You’d probably tell me that it was impossible (unless you happen to be an avid runner or weightlifter). Despite that, many of us impose similarly absurd goals when it comes to dieting.
We decide to cut out all fast food, soda, candy and ‘unhealthy’ foods in one fell swoop. We replace them with lean meats and fresh fruit and vegetables, all cooked from scratch (despite the fact that you’re used to eating out or cooking your food in the microwave). In short, we impose an exhaustive overhaul of our eating habits overnight.
Is it any wonder that we fail? It’s the equivalent of transitioning from doing no exercise to running ten miles a day in the space of a week.
There is no shame in failing to adopt an entirely different eating regime overnight. You’re being unreasonable on yourself in expecting such a quick change. You’re asking your discipline to perform impossible feats of strength.
Of course, those feats don’t have to be impossible. If you work on strengthening your discipline over time, you will eventually be able to stick to a diet that results in long term weight loss and weight management.
Cumulative Dieting
The key to strengthening your discipline is to do it gradually.
On day one, if you allow yourself to eat as you please, you will require no discipline. On day two, you might choose to replace one snack with something healthier or reduce your dinner portion by 10%, which would require a modicum of discipline.
The key is to maintain that small change until your discipline is strong enough to handle a greater load. When you feel ready to move on, make another small change to your diet and repeat the process.
If you move too soon and find yourself struggling to maintain a change, don’t let the whole diet fall to pieces. Instead, take one step back into your comfort zone, and attempt to make another (perhaps alternative) change when you feel ready again.
Dieting shouldn’t be a race.
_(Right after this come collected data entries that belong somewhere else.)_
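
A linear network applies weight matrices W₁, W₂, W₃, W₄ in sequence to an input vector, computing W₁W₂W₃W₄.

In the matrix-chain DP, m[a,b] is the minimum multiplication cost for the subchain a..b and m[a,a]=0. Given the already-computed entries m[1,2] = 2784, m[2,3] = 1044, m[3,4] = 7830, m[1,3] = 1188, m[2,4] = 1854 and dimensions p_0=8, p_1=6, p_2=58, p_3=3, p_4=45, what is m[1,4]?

m[1,4] = min over k∈[1,3] of m[1,k]+m[k+1,4]+p_{0}·p_k·p_{4}.
k=1: 0 + 1854 + 8·6·45 = 4014; k=2: 2784 + 7830 + 8·58·45 = 31494; k=3: 1188 + 0 + 8·3·45 = 2268.
Minimum: 2268 at k=3.

2268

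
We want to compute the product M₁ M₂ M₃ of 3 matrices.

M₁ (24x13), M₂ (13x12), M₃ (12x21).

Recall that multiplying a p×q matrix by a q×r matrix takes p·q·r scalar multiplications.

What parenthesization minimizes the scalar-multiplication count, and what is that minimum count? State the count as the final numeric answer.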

Unless you are suffering from a pressing health concern and need to lose weight now, you have the rest of your life to get in decent shape.
All other things being equal (and roughly speaking), a daily deficit of just 100–200 calories will result in 15lbs of weight loss over the course of a year. The notion that you should be losing weight at a rate of 3lbs per week is absurd (and unsustainable). If you focus on cumulative dieting – making positive changes to your diet at a rate that your discipline will permit – not only will you reach your weight loss targets, you’ll keep the weight off in the long-term.
If you’re looking for some ways to kick-start your cumulative diet, why not start by adding one or more of my healthy (yet tasty) recipes into your week? You may also want to check out these articles from the archives:
- One Simple Way to Eat Fewer Unhealthy Snacks
- Why You Should Skip Breakfast
- The Truth About Frozen Foods (And How They Can Help You Lose Weight)
An Easy Approach to Dieting
Perhaps the greatest thing about this approach to dieting is that it’s easy.
You’re never pushing yourself – you exist in a constant state of moderate and manageable discipline. Take as long as you need to get to where you want to be and never push yourself beyond your discipline’s ability, and success is all but assured.